By F M Britto

Raipur, Sept 14, 2022: A national convention has tried to unite tribals from various parts of India.

The convention at Raipur, Chhattisgarh, marked the International Tribal Rights’ Day that the UN declared on September 14, 2007.

The September 12-13 program gave hundreds of tribal people a platform to express their problems and display their unique cultures.

The Tribal Affairs Office of the Catholic Bishops’ Conference of India (CBCI) was involved in organizing the program, its secretary Divine Word Father Nicholas Barla told Matters India.

Addressing the gathering, Chhattisgarh Governor Anusuiya Uikey, a tribal, expressed solidarity with them. She promised to take up “our” rights, even after relinquishing her post as she had been doing earlier.

Informing the participants that the local Congress-ruled Chhattisgarh state has restored lots of rights to the indigenous people, the governor said, “The tribal rights prescribed in the Constitution should be restored to the tribals in the country.”

Hosting the tribal convention, the state government has provided a lot of facilities, she added.

The Indian Constitution has provided many rights to indigenous people. But many governments do not grant them in practice. The indigenous people fight for their very survival. Due to the influence of western culture, their unique culture is also vanishing.

The international tribals had got organized and expressed their grievances in front of the League of Nations in 1923. It was declared in 2007 that September 13 would be celebrated every year as the International Tribal Rights’ Day.

It was celebrated at Nagpur in 2017, Ranchi in 2018, Mysore in 2019, Gujarat (2020) and Dipu (2021). Every year new office-bearers are elected from various areas to work for their rights and to organize this event.

The governor also said she had been working along with President Droupadi Murmu, when she was the Jharkhand governor in solving the tribal issues. Even after becoming the president, Murmu is interested in tribal welfare, Uikey said and asked the tribal leaders to send her the unresolved issues.
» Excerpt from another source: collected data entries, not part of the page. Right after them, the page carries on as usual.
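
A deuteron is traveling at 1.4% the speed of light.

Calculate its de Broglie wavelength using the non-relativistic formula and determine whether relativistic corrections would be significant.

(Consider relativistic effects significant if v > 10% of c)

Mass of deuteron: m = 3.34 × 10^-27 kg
No, relativistic corrections are not needed.

Using the non-relativistic de Broglie formula λ = h/(mv):

v = 1.4% × c = 4.197 × 10^6 m/s

λ = h/(mv)
λ = (6.626 × 10^-34 J·s) / (3.34 × 10^-27 kg × 4.197 × 10^6 m/s)
λ = 4.73 × 10^-14 m

Since v = 1.4% of c < 10% of c, relativistic corrections are NOT significant and this non-relativistic result is a good approximation.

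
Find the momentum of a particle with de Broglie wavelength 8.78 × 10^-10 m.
7.55 × 10^-25 kg·m/s

From the de Broglie relation λ = h/p, we solve for p:

p = h/λ
p = (6.626 × 10^-34 J·s) / (8.78 × 10^-10 m)
p = 7.55 × 10^-25 kg·m/s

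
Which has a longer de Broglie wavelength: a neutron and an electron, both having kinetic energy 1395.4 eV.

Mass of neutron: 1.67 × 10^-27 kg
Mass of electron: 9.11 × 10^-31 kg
The electron has the longer wavelength.

Using λ = h/√(2mKE):

For neutron: λ₁ = h/√(2m₁KE) = 7.67 × 10^-13 m
For electron: λ₂ = h/√(2m₂KE) = 3.28 × 10^-11 m

Since λ ∝ 1/√m at constant kinetic energy, the lighter particle has the longer wavelength.

The electron has the longer de Broglie wavelength.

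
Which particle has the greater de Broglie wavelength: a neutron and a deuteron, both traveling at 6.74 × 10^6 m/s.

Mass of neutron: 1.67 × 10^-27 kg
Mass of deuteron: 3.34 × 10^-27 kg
The neutron has the longer wavelength.

Using λ = h/(mv), since both particles have the same velocity, the wavelength depends only on mass.

For neutron: λ₁ = h/(m₁v) = 5.89 × 10^-14 m
For deuteron: λ₂ = h/(m₂v) = 2.94 × 10^-14 m

Since λ ∝ 1/m at constant velocity, the lighter particle has the longer wavelength.

The neutron has the longer de Broglie wavelength.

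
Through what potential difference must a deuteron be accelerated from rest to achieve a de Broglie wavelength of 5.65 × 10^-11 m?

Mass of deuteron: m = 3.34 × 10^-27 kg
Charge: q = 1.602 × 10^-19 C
1.29 × 10^-1 V

From λ = h/√(2mqV), we solve for V:

λ² = h²/(2mqV)
V = h²/(2mqλ²)
V = (6.626 × 10^-34 J·s)² / (2 × 3.34 × 10^-27 kg × 1.602 × 10^-19 C × (5.65 × 10^-11 m)²)
V = 1.29 × 10^-1 V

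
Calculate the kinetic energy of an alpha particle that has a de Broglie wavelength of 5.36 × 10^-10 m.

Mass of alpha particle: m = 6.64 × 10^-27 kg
1.15 × 10^-22 J (or 7.18 × 10^-4 eV)

From λ = h/√(2mKE), we solve for KE:

λ² = h²/(2mKE)
KE = h²/(2mλ²)
KE = (6.626 × 10^-34 J·s)² / (2 × 6.64 × 10^-27 kg × (5.36 × 10^-10 m)²)
KE = 1.15 × 10^-22 J
KE = 7.18 × 10^-4 eV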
India has about 705 indigenous communities with about 120 million tribals, mostly in the central and northern India, a mineral rich region. But the nature worshipers remain undeveloped despite many government reservations.

Jesuit Father Kalyan Minj, director of St Xavier’s College of Education, Ambikapur, said the convention has helped unite tribals from various parts of India.”It has given them a platform to share their problems and display their unique culture,” he told Matters India.

“The tribal convention has been organized since a few years to mark this date,” said Father Minj, a former Jesuit provincial of the Madhya Pradesh. “It had been previously organized even in more grand style in various parts of our country. But due to the Covid-19 restrictions since a few years it could not be properly organized.”

The tribal priest from Chhattisgarh said the convention has given the tribals a greater awakening. “It is a good move. All the tribals have come under one umbrella.”

Amarjeet Bhagat, a Chhattisgarh minister, demanded the restitution of their constitutional rights to the tribals. The minister of food, civil supplies and culture praised the Chhattisgarh government for granting many rights to the tribals, who have been suppressed in the country.

The tribal minister pointed out that reservation has helped tribals come up in education. “But they have not progressed in employment. For that the powers have to be given to the tribals in the panchayat level (village assemblies).

Bhagat bemoaned that although tribals had fought for the national Independence, the recognition given to them was inadequate.

The convention heard tribal leaders from various regions expressing their problems, rights and ways to solve them. In between the speeches, various tribal groups presented their cultural dances.

A tribal procession was taken on September 13 morning where participants dressed in their cultural costumes and displayed their dances and rights. It began from the convention place, Deen Dayal auditorium of the city’s Science College, to the heart of the state capital city, Jai Stump Chowk, about 6 km long.

The convention began with honoring past tribal heroes such as Birsa Munda, and Durgabati Mata.

The convention ended with the participants pledging allegiance to the Indian Constitution by reciting the Preamble.